Always on the tip of cutting edge, David Bowie continually morphed through the movements of music. Post persona, David moved from Glam Rock to The New Romantic Era, forging a name for himself, still with a gender ambiguous pansexual quality.
It was here, as a fascinated child, that I met him… long haired, clad in makeup as the king of Goblin City. He was, despite his villainous nature in the movie “Labyrinth”, the protagonist to my gender-bending youth to young adulthood.
As a kid so desperate to leave my suburban life.. and as a teenager so desperate to be my gender-bending self… I found myself with the help of David Bowie. I become the person I wanted to be. David Bowie was with me when I shaved off my eyebrows, and cat walked the runway of Pope High School in Marietta, GA with 4 foot foam-stacked platforms and lipstick. David Bowie was with me when my parents put me in lockdown in their home for being gay and a gender nonconformist. David Bowie was with me as I threw garbage bags of clothes and tchotchkes out a 6th floor window into a pickup truck when I ran away to Athens, GA.

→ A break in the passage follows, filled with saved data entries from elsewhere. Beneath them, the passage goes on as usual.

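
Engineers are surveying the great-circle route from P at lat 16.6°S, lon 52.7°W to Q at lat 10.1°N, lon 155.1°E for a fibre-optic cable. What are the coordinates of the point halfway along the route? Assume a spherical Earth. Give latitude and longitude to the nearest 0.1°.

Write both endpoints as unit vectors p₁, p₂ with components (cos φ cos λ, cos φ sin λ, sin φ).
The central angle between the endpoints is δ = arccos(p₁·p₂) ≈ 2.657 rad (152.2°).
Interpolate at f = 1/2 with slerp weights a = sin((1−f)δ)/sin δ ≈ 2.082, b = sin(fδ)/sin δ ≈ 2.082.
p = a·p₁ + b·p₂ ≈ (-0.650, -0.724, -0.230); φ = arcsin(p_z) ≈ -13.28°, λ = atan2(p_y, p_x) ≈ -131.92°.

≈ lat 13.3°S, lon 131.9°W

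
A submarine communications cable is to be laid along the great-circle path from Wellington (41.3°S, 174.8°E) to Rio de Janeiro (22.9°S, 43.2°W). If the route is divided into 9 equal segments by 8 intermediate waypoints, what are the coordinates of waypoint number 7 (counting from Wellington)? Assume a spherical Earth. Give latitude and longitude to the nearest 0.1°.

Write both endpoints as unit vectors p₁, p₂ with components (cos φ cos λ, cos φ sin λ, sin φ).
The central angle between the endpoints is δ = arccos(p₁·p₂) ≈ 1.863 rad (106.8°).
Interpolate at f = 7/9 with slerp weights a = sin((1−f)δ)/sin δ ≈ 0.420, b = sin(fδ)/sin δ ≈ 1.037.
p = a·p₁ + b·p₂ ≈ (0.382, -0.625, -0.681); φ = arcsin(p_z) ≈ -42.90°, λ = atan2(p_y, p_x) ≈ -58.59°.

≈ 42.9°S, 58.6°W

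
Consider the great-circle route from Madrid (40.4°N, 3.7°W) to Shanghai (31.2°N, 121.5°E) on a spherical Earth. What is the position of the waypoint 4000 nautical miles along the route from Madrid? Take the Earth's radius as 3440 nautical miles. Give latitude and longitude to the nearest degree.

≈ 49°N, 97°E

From cos δ = sin φ₁ sin φ₂ + cos φ₁ cos φ₂ cos Δλ, the central angle is δ ≈ 1.611 rad (92.3°). The total great-circle distance is δ·R ≈ 1.611 × 3440 ≈ 5540 nmi, so the target fraction is f = 4000/5540 ≈ 0.722.
Interpolate at f ≈ 0.722 with slerp weights a = sin((1−f)δ)/sin δ ≈ 0.433, b = sin(fδ)/sin δ ≈ 0.919.
p = a·p₁ + b·p₂ ≈ (-0.081, 0.649, 0.757); φ = arcsin(p_z) ≈ 49.17°, λ = atan2(p_y, p_x) ≈ 97.14°.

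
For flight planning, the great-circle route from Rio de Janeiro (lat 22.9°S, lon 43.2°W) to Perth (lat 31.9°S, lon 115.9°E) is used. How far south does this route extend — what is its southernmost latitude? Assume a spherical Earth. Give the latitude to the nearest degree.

The great circle lies in the plane with unit normal n̂ = (p₁ × p₂)/|p₁ × p₂|.
Here n̂_z ≈ +0.328; the vertex latitude is φ_max = arccos|n̂_z| ≈ 70.9°.

≈ 71°S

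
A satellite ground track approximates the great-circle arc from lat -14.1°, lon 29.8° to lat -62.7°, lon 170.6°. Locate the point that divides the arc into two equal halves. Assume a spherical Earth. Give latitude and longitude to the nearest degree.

≈ lat -59°, lon 55°

Write both endpoints as unit vectors p₁, p₂ with components (cos φ cos λ, cos φ sin λ, sin φ).
The central angle between the endpoints is δ = arccos(p₁·p₂) ≈ 1.699 rad (97.4°).
Interpolate at f = 1/2 with slerp weights a = sin((1−f)δ)/sin δ ≈ 0.757, b = sin(fδ)/sin δ ≈ 0.757.
p = a·p₁ + b·p₂ ≈ (0.295, 0.422, -0.857); φ = arcsin(p_z) ≈ -59.03°, λ = atan2(p_y, p_x) ≈ 55.06°.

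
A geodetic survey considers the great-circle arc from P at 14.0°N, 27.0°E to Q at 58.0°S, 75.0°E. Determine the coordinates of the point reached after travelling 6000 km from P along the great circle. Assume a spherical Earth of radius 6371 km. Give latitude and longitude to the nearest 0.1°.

≈ 35.3°S, 50.2°E

Convert each endpoint to a unit vector on the sphere (x = cos φ cos λ, y = cos φ sin λ, z = sin φ).
The central angle between the endpoints is δ = arccos(p₁·p₂) ≈ 1.431 rad (82.0°). The total great-circle distance is δ·R ≈ 1.431 × 6371 ≈ 9120 km, so the target fraction is f = 6000/9120 ≈ 0.658.
Interpolate at f ≈ 0.658 with slerp weights a = sin((1−f)δ)/sin δ ≈ 0.475, b = sin(fδ)/sin δ ≈ 0.817.
p = a·p₁ + b·p₂ ≈ (0.523, 0.627, -0.578); φ = arcsin(p_z) ≈ -35.28°, λ = atan2(p_y, p_x) ≈ 50.20°.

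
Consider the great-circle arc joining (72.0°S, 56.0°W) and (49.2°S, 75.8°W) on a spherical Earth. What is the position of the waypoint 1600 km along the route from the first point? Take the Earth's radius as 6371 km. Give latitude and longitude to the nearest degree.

Write both endpoints as unit vectors p₁, p₂ with components (cos φ cos λ, cos φ sin λ, sin φ).
The central angle between the endpoints is δ = arccos(p₁·p₂) ≈ 0.428 rad (24.5°). The total great-circle distance is δ·R ≈ 0.428 × 6371 ≈ 2725 km, so the target fraction is f = 1600/2725 ≈ 0.587.
Interpolate at f ≈ 0.587 with slerp weights a = sin((1−f)δ)/sin δ ≈ 0.423, b = sin(fδ)/sin δ ≈ 0.599.
p = a·p₁ + b·p₂ ≈ (0.169, -0.488, -0.856); φ = arcsin(p_z) ≈ -58.90°, λ = atan2(p_y, p_x) ≈ -70.88°.

≈ (59°S, 71°W)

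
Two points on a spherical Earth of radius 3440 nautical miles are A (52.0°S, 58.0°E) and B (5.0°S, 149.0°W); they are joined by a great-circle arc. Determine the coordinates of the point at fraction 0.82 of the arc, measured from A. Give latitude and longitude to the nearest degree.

Convert each endpoint to a unit vector on the sphere (x = cos φ cos λ, y = cos φ sin λ, z = sin φ).
The central angle between the endpoints is δ = arccos(p₁·p₂) ≈ 2.069 rad (118.5°).
Interpolate at f = 0.82 with slerp weights a = sin((1−f)δ)/sin δ ≈ 0.414, b = sin(fδ)/sin δ ≈ 1.129.
p = a·p₁ + b·p₂ ≈ (-0.829, -0.363, -0.425); φ = arcsin(p_z) ≈ -25.14°, λ = atan2(p_y, p_x) ≈ -156.35°.

≈ (25°S, 156°W)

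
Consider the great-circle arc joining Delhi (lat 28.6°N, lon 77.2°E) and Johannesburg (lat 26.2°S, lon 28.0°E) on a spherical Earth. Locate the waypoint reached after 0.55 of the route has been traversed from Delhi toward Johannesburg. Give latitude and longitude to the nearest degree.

≈ lat 2°S, lon 50°E

Write both endpoints as unit vectors p₁, p₂ with components (cos φ cos λ, cos φ sin λ, sin φ).
The central angle between the endpoints is δ = arccos(p₁·p₂) ≈ 1.263 rad (72.3°).
Interpolate at f = 0.55 with slerp weights a = sin((1−f)δ)/sin δ ≈ 0.565, b = sin(fδ)/sin δ ≈ 0.672.
p = a·p₁ + b·p₂ ≈ (0.642, 0.766, -0.026); φ = arcsin(p_z) ≈ -1.50°, λ = atan2(p_y, p_x) ≈ 50.05°.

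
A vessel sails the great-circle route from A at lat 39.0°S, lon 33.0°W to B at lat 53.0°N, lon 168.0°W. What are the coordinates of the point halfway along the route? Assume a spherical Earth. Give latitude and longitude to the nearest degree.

Convert each endpoint to a unit vector on the sphere (x = cos φ cos λ, y = cos φ sin λ, z = sin φ).
The central angle between the endpoints is δ = arccos(p₁·p₂) ≈ 2.556 rad (146.4°).
Interpolate at f = 1/2 with slerp weights a = sin((1−f)δ)/sin δ ≈ 1.732, b = sin(fδ)/sin δ ≈ 1.732.
p = a·p₁ + b·p₂ ≈ (0.109, -0.950, 0.293); φ = arcsin(p_z) ≈ 17.05°, λ = atan2(p_y, p_x) ≈ -83.44°.

≈ lat 17°N, lon 83°W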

David Bowie was was with me, when I returned to Atlanta as a teen and would ride the MARTA subway to school in “raver drag” from Lenox, to 5 pts, to Inman Park.
David Bowie without a doubt was a legend to all that listened to him, but he was beyond Davy Jones, Ziggy Stardust, The Thin White Duke, or even Jareth, the Goblin King… He was the patron-saint of gender-benders, guiding us through our life to find ourselves without fear or hesitation.